President of the Senate of Mexico
- In office 1 September 1995 – 30 September 1995
- Preceded by: Martha Lara Alatorre
- Succeeded by: Eugenio Ruiz Orozco

Senator for Nuevo León
- In office 1 September 2006 – 31 August 2012
- Preceded by: Rubén Zarazúa Rocha
- Succeeded by: Raúl Gracia Guzmán
- In office 1 November 1994 – 31 August 2000
- Succeeded by: Adalberto Madero

Member of the Chamber of Deputies for Nuevo León's 5th district
- In office 1 September 2000 – 31 August 2003
- Preceded by: Juan Manuel Parás González
- Succeeded by: Marcela Guerra Castillo

Member of the Chamber of Deputies for Nuevo León's 7th district
- In office 1 November 1991 – 31 October 1994
- Preceded by: Ismael Garza T. González
- Succeeded by: Dante Decanini Livas

Personal details
- Born: 24 September 1952 (age 73) Monterrey, Nuevo León, Mexico
- Party: PRI
- Occupation: Politician

= Eloy Cantú Segovia =

Mexican politician

Eloy Cantú Segovia (born 24 September 1952) is a Mexican politician affiliated with the Institutional Revolutionary Party (PRI).

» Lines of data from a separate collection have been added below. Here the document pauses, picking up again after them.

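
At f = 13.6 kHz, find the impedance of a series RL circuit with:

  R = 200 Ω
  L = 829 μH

Step 1 — Angular frequency: ω = 2π·f = 2π·1.36e+04 = 8.545e+04 rad/s.
Step 2 — Component impedances:
  R: Z = R = 200 Ω
  L: Z = jωL = j·8.545e+04·0.000829 = 0 + j70.84 Ω
Step 3 — Series combination: Z_total = R + L = 200 + j70.84 Ω = 212.2∠19.5° Ω.

Z = 200 + j70.84 Ω = 212.2∠19.5° Ω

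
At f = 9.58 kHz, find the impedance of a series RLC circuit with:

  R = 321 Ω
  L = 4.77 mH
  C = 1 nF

Step 1 — Angular frequency: ω = 2π·f = 2π·9580 = 6.019e+04 rad/s.
Step 2 — Component impedances:
  R: Z = R = 321 Ω
  L: Z = jωL = j·6.019e+04·0.00477 = 0 + j287.1 Ω
  C: Z = 1/(jωC) = -j/(ω·C) = 0 - j1.661e+04 Ω
Step 3 — Series combination: Z_total = R + L + C = 321 - j1.633e+04 Ω = 1.633e+04∠-88.9° Ω.

Z = 321 - j1.633e+04 Ω = 1.633e+04∠-88.9° Ω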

Cantú Segovia was born in Monterrey, Nuevo León, in 1952 and has been an active member of the PRI in 1971. He holds degrees in law (Universidad de Monterrey, 1975) and economics (Instituto Tecnológico y de Estudios Superiores de Monterrey, 1975), and a doctorate in constitutional law from the University of Paris II.

He has been elected to the Chamber of Deputies three times:
in the 1991 mid-terms, for Nuevo León's 7th district;
in the 2000 general election, for Nuevo León's 5th district;
and in the 2012 general election, as a plurinominal deputy.

He has also been elected to two six-year terms in the Senate, representing Nuevo León: 1994–2000 (56th and 57th sessions of Congress) and 2006–2012 (60th and 61st sessions).